Her anxiety grew as the Moroccans approached the alcove where the uniform was hidden. They were emptying everything as they searched for items to loot and were certain to find it within the next few minutes.
Suddenly (until her dying day she was never able to explain how) she began talking to them in French – an almost fluent stream of words and phrases that she had not used since her childhood in Alsace. The men were so taken aback, and charmed to speak with someone who knew their own language, that they promptly abandoned their search and traipsed back upstairs.
If this had happened to a JW, and been written up in a Watchtower article or Yearbook as an “experience”, it would without doubt have been attributed to an act of God. But this woman wasn’t a religious person. She simply couldn’t explain it – just as people can’t explain how they summon almost superhuman power in a time of disaster to escape or rescue others. In life, strange things happen, and they happen to everyone.
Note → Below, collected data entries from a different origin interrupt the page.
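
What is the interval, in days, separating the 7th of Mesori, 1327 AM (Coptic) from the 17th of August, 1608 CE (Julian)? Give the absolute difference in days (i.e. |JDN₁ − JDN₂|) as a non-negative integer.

1078

First date → JDN 2309687; second date → JDN 2308609.
The interval is |2309687 − 2308609| = 1078 days.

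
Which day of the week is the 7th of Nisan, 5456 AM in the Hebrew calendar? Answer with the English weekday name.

Equivalently 9 April 1696 Gregorian, JDN 2340611.
2340611 ≡ 0 (mod 7); counting from Monday = 0 gives Monday.

Monday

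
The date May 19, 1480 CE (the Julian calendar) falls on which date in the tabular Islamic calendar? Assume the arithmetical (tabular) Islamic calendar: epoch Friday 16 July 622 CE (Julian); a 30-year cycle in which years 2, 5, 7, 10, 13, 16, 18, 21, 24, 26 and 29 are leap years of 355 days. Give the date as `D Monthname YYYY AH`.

The source date corresponds to 28 May 1480 in the proleptic Gregorian calendar (JDN 2261767).
That day falls on 9 Rabi' al-Awwal 885 AH in the tabular Islamic calendar.

9 Rabi' al-Awwal 885 AH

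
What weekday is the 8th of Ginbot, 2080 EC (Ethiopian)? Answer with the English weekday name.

Equivalently 16 May 2088 Gregorian, JDN 2483823.
JDN 2483823 mod 7 = 6, and JDN 0 was a Monday, so this is a Sunday.

Sunday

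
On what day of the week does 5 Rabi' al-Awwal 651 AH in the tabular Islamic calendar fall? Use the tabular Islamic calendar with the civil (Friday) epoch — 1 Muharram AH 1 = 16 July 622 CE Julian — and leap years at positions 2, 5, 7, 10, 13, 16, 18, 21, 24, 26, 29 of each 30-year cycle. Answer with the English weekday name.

Equivalently 12 May 1253 Gregorian, JDN 2178841.
JDN 2178841 mod 7 = 0, and JDN 0 was a Monday, so this is a Monday.

Monday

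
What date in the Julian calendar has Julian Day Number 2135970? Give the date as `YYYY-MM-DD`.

JDN 2135970 is 27 December 1135 in the proleptic Gregorian calendar.
In the Julian calendar that day is 1135-12-20.

1135-12-20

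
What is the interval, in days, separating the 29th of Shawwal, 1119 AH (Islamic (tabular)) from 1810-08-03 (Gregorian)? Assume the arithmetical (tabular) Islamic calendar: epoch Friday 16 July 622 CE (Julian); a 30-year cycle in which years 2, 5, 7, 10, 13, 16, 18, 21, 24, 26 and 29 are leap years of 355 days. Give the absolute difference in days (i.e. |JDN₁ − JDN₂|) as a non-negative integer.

First date → JDN 2344916; second date → JDN 2382363.
The interval is |2344916 − 2382363| = 37447 days.

37447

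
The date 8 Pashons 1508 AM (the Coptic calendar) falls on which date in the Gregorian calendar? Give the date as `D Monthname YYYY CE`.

14 May 1792 CE

Both dates share Julian Day Number 2375709; in the Gregorian calendar that is 14 May 1792 CE.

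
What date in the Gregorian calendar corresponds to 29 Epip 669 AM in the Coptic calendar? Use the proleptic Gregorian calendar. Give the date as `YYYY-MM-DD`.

0953-07-28

Julian Day Number of the source date = 2069345.
Converting JDN 2069345 to the Gregorian calendar gives 28 July 953 CE.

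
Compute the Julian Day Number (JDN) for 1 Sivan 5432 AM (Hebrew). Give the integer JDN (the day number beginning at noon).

2331893

In the Gregorian calendar the same day is 27 May 1672.
JDN 2400001 is 17 November 1858 CE (Gregorian), MJD 0; the target day is −68108 days from there, so JDN = 2331893.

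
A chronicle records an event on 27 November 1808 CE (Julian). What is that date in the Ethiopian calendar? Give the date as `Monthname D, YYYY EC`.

The source date corresponds to 9 December 1808 in the Gregorian calendar (JDN 2381761).
That day falls on 1 Tahsas 1801 EC in the Ethiopian calendar.

Tahsas 1, 1801 EC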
Life is also full of coincidences. A couple of weeks ago as part of my work I knocked on the door of a woman I’d met (also by chance) exactly a year before in a different city. She had moved house since I’d last spoken to her. It was an amazing coincidence and we’ve all had them. But when they occur to Witnesses (“I was just praying to God, asking him to show me the true religion, when there was a knock at my door”) it’s always an act of God, the direction of angels.
JWs scorn superstition. But boiled down, the relentless repetition of claims about angelic direction and movement of the Holy Spirit, the constant hunt for a spiritual explanation and confirmation that they really are God's special people, makes JWs no less superstitious than anyone else in the community.